Getting representatives for all the stakeholders in one room is particularly important, Derr says, so that people become educated about what each group is doing and duplicative efforts are avoided.
Implementing any kind of change in long-term care can become a grueling ordeal, Derr says, because of the sector's dependence
on government funding and direction.
"Because we're so highly regulated, we're not up to speed in many areas-we're waiting to be told what we can do before we take a step forward," he says.
Kress agrees that the long-term-care sector operates under heavy constraints.
"Government sets the whole billing strategy, so it's hard to do business-model innovation and it's hard to capture the benefits of IT-driven care-even though we'd be a great environment to produce such models," he says. "There are so many ways in which long-term care can serve as a model-but now it's a model in two different worlds: one way ahead and one way behind."
In the one world, the sector's operation is driven by adherence to regulatory controls and the use of antiquated technology, he says. And, in the other, it is providing interdisciplinary, holistic and person-centered care, which he describes as "not only consumer-centric, but personally empowering."
Several groups attending AHIMA's summit in Chicago presented white papers identifying priorities, obstacles and recommendations for future action.

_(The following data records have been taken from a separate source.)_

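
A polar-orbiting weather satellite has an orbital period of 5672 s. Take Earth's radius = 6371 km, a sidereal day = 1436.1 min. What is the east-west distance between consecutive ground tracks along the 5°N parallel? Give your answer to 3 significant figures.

Node shift per orbit = (5672.0/86166) × 360° = 23.70°.
Equatorial spacing = 23.70 × 111.2 km/° = 2635 km.
At 5° latitude, spacing = 2635 × cos(5°) = 2625 km.

2630 km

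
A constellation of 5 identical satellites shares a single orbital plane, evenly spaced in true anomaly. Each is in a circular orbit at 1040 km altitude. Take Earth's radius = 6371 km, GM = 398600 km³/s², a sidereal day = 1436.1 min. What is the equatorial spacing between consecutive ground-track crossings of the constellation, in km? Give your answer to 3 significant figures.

590 km

Semi-major axis a = 6371 + 1040 = 7411 km. Period T = 2π√(a³/μ) = 2π√(7411³/398600) = 6349.3 s = 105.82 min.
Single-satellite node shift = (6349.3/86166) × 360° = 26.53°.
With 5 satellites evenly phased, successive equator crossings are 26.53/5 = 5.305° apart.
That is 5.305 × 111.2 = 590 km at the equator.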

Kress, in his role as chair of the Center for Aging Services Technologies' Electronic Health and Wellness Record Task Force, authored one of these reports and touts the role of IT as a research and quality-improvement tool.
By integrating research functions into an EMR, Kress wrote that quality of life, care, clinical practices and functional assessment can all be improved.
"Quality organizations should begin to transition their work toward the development of quality indicators and alerts based on real-time capture of clinical and status information," Kress wrote. "A significant effort should be made to implement automated data-capture technologies that support wellness, independence and early detection."
Jon White, M.D., a health IT portfolio manager for the Agency for Healthcare Research and Quality, says using IT correctly in the long-term-care arena will have enormous benefits, such as reducing communication breakdowns between providers that expose vulnerable populations to medical errors.
"Our long-term-care needs are going to skyrocket and if we set up our information systems in a provider-centric way, they're not going to serve people the way they should," White says. "Patients should be our first priority and I think the EHR should reflect that."
If the healthcare system does manage to combine long-term care's person-centric focus and acute care's adept use of technology, Derr says the difference would be revolutionary.
"It will change our whole healthcare system and go toward better quality of life and better quality of care," Derr says.
"Long-term care says, 'This is a whole human being,' " he says, explaining that using technology with that holistic approach "will move us from a static system based on incidents, to a dynamic system based on trending."